Wiecie już, że mieszkam w lesie – tak, na każdym kroku to powtarzam, ale ma to znaczny wpływ na mój światopogląd – i to w takim lesie, gdzie pociąg nie dojeżdża, nie mówiąc o autobusie, a o kurierze to i nawet ciężko wspomnieć.
Kilka razy zresztą wspominałam wam o moich potyczkach z kurierami. Większość z nich ma w nosie to, że na przykład jestem sama w domu i obrażają się, że nie chcę ubierać dziecka, sadzać go na rower i jechać siedmiu kilometrów, żeby odebrać paczkę.
– Nie chce pani przyjechać? No jak to? Wie pani, że przez to, że muszę telepać się przez ten las, cały dzień będę mieć rozwalony?
On będzie mieć. Ja nie. Każdy, kto wiózł na rowerze pięciokilogramową paczkę i dziecko, wie, o czym mówię… [tak – za pierwszym razem byłam miła i dałam się wrobić].
Większość kurierów, którzy dowożą mi paczki [a jestem dobrym klientem i paczek zamawiam sporo], wymaga, żebym tak jak stoję wsiadła do samochodu/ na rower/ poszła z buta i sama odebrała swoją paczkę w miejscu najbardziej dogodnym dla dowożącego. Bo moja wygoda na przykład się nie liczy. Jeśli zamawiam paczkę kurierem to tylko po to, żebym sama musiała po nią jechać.
DHL mi szczególnie podpadła. Kurierzy z ich firm notorycznie dzwonią, z pytaniem, gdzie mogłabym podjechać. Bo im się nie chce tak daleko się fatygować. Nie po drodze im. Nie dzisiaj. Raczej nigdy.
Dobry był kurier z DPD [zdjęcie na samej górze]. Zadzwonił do mnie. Był bardzo miły. Powiedział, że wie pani, śpieszę się, benzyna mi się kończy, nie dam rady. Mogłaby pani podjechać te 700 metrów, to dojechałbym tylko do Iznoty i wrócił szybko, żeby paliwa mi starczyło.
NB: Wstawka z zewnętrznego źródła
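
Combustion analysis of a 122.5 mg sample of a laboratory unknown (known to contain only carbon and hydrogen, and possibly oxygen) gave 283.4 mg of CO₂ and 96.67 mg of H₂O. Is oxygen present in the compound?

mol C = 0.2834 g CO₂ ÷ 44.009 g/mol = 0.0064396 mol
mol H = 2 × 0.09667 g H₂O ÷ 18.015 g/mol = 0.010732 mol
C and H account for only 0.088164 g of the 0.1225 g sample; the remaining 0.034336 g must be oxygen.

yes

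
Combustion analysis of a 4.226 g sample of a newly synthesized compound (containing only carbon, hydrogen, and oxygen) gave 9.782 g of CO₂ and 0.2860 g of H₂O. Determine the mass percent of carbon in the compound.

mol C = 9.782 g CO₂ ÷ 44.009 g/mol = 0.22227 mol
mol H = 2 × 0.2860 g H₂O ÷ 18.015 g/mol = 0.031751 mol
mass O = 4.226 − (2.6697 + 0.032005) = 1.5243 g → mol O = 1.5243 ÷ 15.999 = 0.095273 mol
mass % C = 2.6697 g ÷ 4.226 g × 100%

63.17%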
No ok. Spoko. Rzuciłam w diabły rozwieszanie prania, obudziłam babcię, żeby została z Kosmykiem, i pojechałam. Stoję jak głupia na tym skrzyżowaniu, marznę, bo zarzuciłam na siebie cienką bluzę, czekam na dziada i co widzę? Jak wraca z oddalonego o jakieś półtora kilometra hotelu. Jeszcze większe zadupie niż moje. Tam mógł pojechać – do mnie nie. Kiedy odbierałam paczkę, to swoim zamaszystym podpisem zamazałam mu całą kartkę, ale nawet nie pisnął, bo moje spojrzenie mu wszystko powiedziało.
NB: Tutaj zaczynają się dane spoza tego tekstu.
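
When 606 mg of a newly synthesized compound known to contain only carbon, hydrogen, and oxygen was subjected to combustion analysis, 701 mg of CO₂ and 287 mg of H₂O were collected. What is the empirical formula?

C2H4O3

mol C = 0.701 g CO₂ ÷ 44.009 g/mol = 0.01593 mol
mol H = 2 × 0.287 g H₂O ÷ 18.015 g/mol = 0.03186 mol
mass O = 0.606 − (0.1913 + 0.03212) = 0.3826 g → mol O = 0.3826 ÷ 15.999 = 0.02391 mol
Divide by the smallest (0.01593 mol): C 1.000, H 2.000, O 1.501
Multiplying each by 2 gives whole numbers: C 2.00, H 4.00, O 3.00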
Opowiadając o kurierach, na sam koniec zostawiłam historię najlepszą. Najbardziej zacną. Kiedy pod koniec sierpnia chłop jechał na poligon, zamówił sobie wypasione, drogie buty. Takie, żeby mu nie przemokły, jak będą szlajać się po bagnach, i takie, żeby mu nie popękały na słońcu. Rewelka. Zamówił sobie w niedzielę, żeby zdążyły dojść do czwartku [w piątek rano już jechał]. We wtorek kuriera z firmy K-EX nie ma. W środę ani widu, ani słychu. Nawet zaczęłam nosić przy dupie telefon, bo przecież mogę nie usłyszeć dzwonienia. W czwartek do godziny 17 – nic. Zaczynamy się irytować, buty są potrzebne na dziś, bo jutro to chłopa już nie będzie i pojedzie w starych wojskowych, które mówić zaczynają.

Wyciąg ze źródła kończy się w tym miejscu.